Targeting the Wnt pathway in synovial sarcoma models.

AUTHORS

Barham WWhitney , Frump AL Andrea L , Sherrill TP Taylor P , Garcia CB Christina B , Saito-Diaz K Kenyi , VanSaun MN Michael N , Fingleton B Barbara , Gleaves L Linda , Orton D Darren , Capecchi MR Mario R , Blackwell TS Timothy S , Lee E Ethan , Yull F Fiona , Eid JE Josiane E . Cancer Discovery. 2013 11 ; 3(11). 1286-301

PMID: 23921231[PubMed].
PMCID: PMC3823757.
NIHMSID: NIHMS513879

ABSTRACT

Synovial sarcoma is an aggressive soft-tissue malignancy of children and young adults, with no effective systemic therapies. Its specific oncogene, SYT-SSX (SS18-SSX), drives sarcoma initiation and development.

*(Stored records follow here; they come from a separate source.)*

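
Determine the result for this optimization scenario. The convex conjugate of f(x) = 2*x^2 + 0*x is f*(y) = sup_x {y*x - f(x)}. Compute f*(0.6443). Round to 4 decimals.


f*(y) = sup_x {y*x - a*x^2 - b*x} = sup_x {(y-b)*x - a*x^2}
FOC: (y - b) - 2a*x = 0 => x* = (y - b)/(2a)
x* = (0.6443 - 0)/(2*2) = 0.1611
f*(0.6443) = (y-b)^2/(4a) = (0.6443 - 0)^2/(4*2)
= 0.4151/8 = 0.0519


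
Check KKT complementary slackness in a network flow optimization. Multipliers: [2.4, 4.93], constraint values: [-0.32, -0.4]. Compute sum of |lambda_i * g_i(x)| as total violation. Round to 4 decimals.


KKT complementary slackness check:
lambda_1 * g_1 = 2.4 * -0.32 = -0.768
lambda_2 * g_2 = 4.93 * -0.4 = -1.972
Total violation = 0.768 + 1.972 = 2.74


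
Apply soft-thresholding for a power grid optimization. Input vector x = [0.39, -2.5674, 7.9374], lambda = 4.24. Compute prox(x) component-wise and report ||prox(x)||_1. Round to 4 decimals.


Soft-thresholding with lambda = 4.24:
prox(0.39) = sign(0.39)*max(|0.39| - 4.24, 0) = 0.0
prox(-2.5674) = sign(-2.5674)*max(|-2.5674| - 4.24, 0) = 0.0
prox(7.9374) = sign(7.9374)*max(|7.9374| - 4.24, 0) = 3.6974
prox(x) = [0.0, 0.0, 3.6974]
||prox(x)||_1 = 0.0 + 0.0 + 3.6974 = 3.6974


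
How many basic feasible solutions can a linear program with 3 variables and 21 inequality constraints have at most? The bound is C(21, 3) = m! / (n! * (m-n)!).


Each vertex corresponds to some choice of n active constraints out of m, so the number of vertices is at most C(m, n) = m! / (n!(m-n)!).
m = 21, n = 3
Numerator: 21 * 20 * 19
Denominator: 3! = 6
C(21, 3) = 1330


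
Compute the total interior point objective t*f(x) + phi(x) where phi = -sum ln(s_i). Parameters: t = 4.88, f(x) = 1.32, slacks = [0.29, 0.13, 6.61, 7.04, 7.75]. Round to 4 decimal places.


Step 1: Compute log-barrier.
ln values: [-1.2379, -2.0402, 1.8886, 1.9516, 2.0477]
phi = -(-1.2379 - 2.0402 + 1.8886 + 1.9516 + 2.0477) = -2.6098
Step 2: Compute augmented objective.
t*f(x) = 4.88*1.32 = 6.4416
Total = 6.4416 - 2.6098 = 3.8318


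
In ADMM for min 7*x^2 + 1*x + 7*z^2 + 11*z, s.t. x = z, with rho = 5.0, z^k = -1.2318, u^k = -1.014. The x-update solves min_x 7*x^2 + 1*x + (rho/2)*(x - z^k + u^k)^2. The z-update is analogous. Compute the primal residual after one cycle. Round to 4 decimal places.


ADMM iteration with rho = 5.0, z^k = -1.2318, u^k = -1.014
Step 1: x-update.
Minimize 7*x^2 + 1*x + (5.0/2)*(x + 1.2318 - 1.014)^2
FOC: (2*7 + 5.0)*x = -1 + 5.0*(-1.2318 + 1.014)
x^{k+1} = -0.1099
Step 2: z-update.
Minimize 7*z^2 + 11*z + (5.0/2)*(-0.1099 - z - 1.014)^2
FOC: (2*7 + 5.0)*z = -11 + 5.0*(-0.1099 - 1.014)
z^{k+1} = -0.8747
Step 3: u-update.
u^{k+1} = -1.014 - 0.1099 + 0.8747 = -0.2492
Step 4: Primal residual = |-0.1099 + 0.8747| = 0.7648


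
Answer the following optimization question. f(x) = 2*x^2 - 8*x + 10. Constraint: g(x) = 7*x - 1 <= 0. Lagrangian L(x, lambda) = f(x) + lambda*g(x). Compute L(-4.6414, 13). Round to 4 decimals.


Step 1: Evaluate f(x).
f(-4.6414) = 2*(-4.6414)^2 - 8*(-4.6414) + 10 = 90.2164
Step 2: Evaluate g(x).
g(-4.6414) = 7*-4.6414 - 1 = -33.4898
Step 3: Compute Lagrangian.
L = 90.2164 + 13*-33.4898 = -345.151


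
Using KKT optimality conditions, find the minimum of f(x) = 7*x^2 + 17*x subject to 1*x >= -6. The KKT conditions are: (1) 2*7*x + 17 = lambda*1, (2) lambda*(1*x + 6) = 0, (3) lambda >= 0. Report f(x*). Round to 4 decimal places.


Step 1: Try lambda = 0 (constraint inactive).
Stationarity: 2*7*x + 17 = 0
x* = -17/(2*7) = -17/14 = -1.2143 (rounded; the exact value -17/14 is used below)
Check constraint: 1*-1.2143 = -1.2143 >= -6 -- satisfied.
Step 2: Compute optimal value.
f(x*) = 7*(-17/14)^2 + 17*(-17/14) = -10.3214


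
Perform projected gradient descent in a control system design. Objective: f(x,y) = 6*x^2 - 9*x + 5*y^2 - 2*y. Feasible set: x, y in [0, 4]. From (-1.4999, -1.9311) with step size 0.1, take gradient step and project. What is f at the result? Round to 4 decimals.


Step 1: Compute gradient at (-1.4999, -1.9311).
grad_x = 2*6*-1.4999 - 9 = -26.9988
grad_y = 2*5*-1.9311 - 2 = -21.311
Step 2: Gradient step.
x_raw = -1.4999 - 0.1*-26.9988 = 1.2
y_raw = -1.9311 - 0.1*-21.311 = 0.2
Step 3: Project onto [0, 4].
x_proj = clip(1.2) = 1.2
y_proj = clip(0.2) = 0.2
Step 4: Evaluate f.
f(1.2, 0.2) = -2.3601


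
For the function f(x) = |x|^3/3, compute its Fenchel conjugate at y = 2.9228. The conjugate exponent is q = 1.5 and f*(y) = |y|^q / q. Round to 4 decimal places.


The conjugate exponent q satisfies 1/p + 1/q = 1.
p = 3, so q = 3/(3 - 1) = 1.5
|y|^q = 2.9228^1.5 = 4.9969
f*(2.9228) = 4.9969 / 1.5 = 3.3313


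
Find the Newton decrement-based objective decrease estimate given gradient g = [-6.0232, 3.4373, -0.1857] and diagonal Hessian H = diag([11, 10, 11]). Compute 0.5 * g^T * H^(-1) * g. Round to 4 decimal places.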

The exact mechanism of SYT-SSX oncogenic function remains unknown. In an SYT-SSX2 transgenic model, we show that a constitutive Wnt/β-catenin signal is aberrantly activated by SYT-SSX2, and inhibition of Wnt signaling through the genetic loss of β-catenin blocks synovial sarcoma tumor formation. In a combination of cell-based and synovial sarcoma tumor xenograft models, we show that inhibition of the Wnt cascade through coreceptor blockade and the use of small-molecule CK1α activators arrests synovial sarcoma tumor growth. We find that upregulation of the Wnt/β-catenin cascade by SYT-SSX2 correlates with its nuclear reprogramming function. These studies reveal the central role of Wnt/β-catenin signaling in SYT-SSX2-induced sarcoma genesis, and open new venues for the development of effective synovial sarcoma curative agents.